My goal would be to only convert those two notes which are selected, and then leave a gap for me to add a third, to look like this (which I achieved through workarounds):
I fully understand why Dorico thinks to do this, it needs to make up a third note for a triplet (as I selected 3:2), so in order to do so it converts the nearest note which makes up three for a triplet. However, I would prefer it only convert that which I’ve explicitly selected, and in order to make up the math, leave a rest instead.
That said, I am fully aware of the stop line and insert mode. Doing that, however, results in a complete truncation/removal of that following half note, like so:
Obviously I wouldn’t want that. Really just want the above, take the selected notes, convert, and create rest(s) with what space is leftover.
Here’s a somewhat hidden trick I discovered searching the forums - if you go into write mode, and then do your tuplet conversion with the caret active and parked where you want it, the behavior provides me with exactly what I am looking for. Good to know, however I wouldn’t have guessed this on my own (thankful for this forum!). But is there any reason it can’t do this conversion without entering write mode? I feel like in most cases you’d want to convert only that which you’ve selected… at least having the option would be nice, unless I’m missing something in the preferences?
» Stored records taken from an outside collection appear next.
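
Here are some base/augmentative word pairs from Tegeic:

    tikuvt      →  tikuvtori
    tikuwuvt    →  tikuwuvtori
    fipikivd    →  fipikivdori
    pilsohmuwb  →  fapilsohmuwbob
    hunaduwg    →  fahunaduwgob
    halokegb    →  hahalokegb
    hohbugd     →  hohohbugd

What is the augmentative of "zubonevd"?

"zubonevd" has second-to-last letter 'v'. The stems whose second-to-last letter is 'v' (tikuvt → tikuvtori, tikuwuvt → tikuwuvtori, fipikivd → fipikivdori) add -ori.
The other patterns: stems whose second-to-last letter is 'w' add fa- … -ob around the stem; stems whose second-to-last letter is 'g' repeat the first consonant+vowel as a prefix.
So zubonevd → zubonevdori.

zubonevdori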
Thanks for your response. That solution works too. Do I need to enable the stop line for worry of screwing up something in my music down stream? I tried with a stop line but predictably what happened is the preceding half-note got truncated by the line, so it then turned into a dotted quarter.
However I noticed when I tried this method without the stop line on, and followed your steps exactly, it did create the tuplet and phrase I am looking for - I just want to make sure if I use this method I don’t create any issues many bars later without realizing. (Seeing the music all shift with insert mode is admittedly a little scary!)
Hi @wing (I hope I don’t repeat something already said) you can put the Stop Bar wherever you want. If you put it on the half note, you have what you desire (and in this case it works independently of using or not the insert mode):
No need to panic. Dorico will quite happily handle this.
It is well worth experimenting with all the different Insert Modes to see how Dorico handles different sorts of insertion, especially tuplet-ification.
Actually, I wasn’t aware you could do this with the stop bar - I thought it was only available on bar lines. That’s really cool, played around with it just now and this will come in handy in lots of other ways!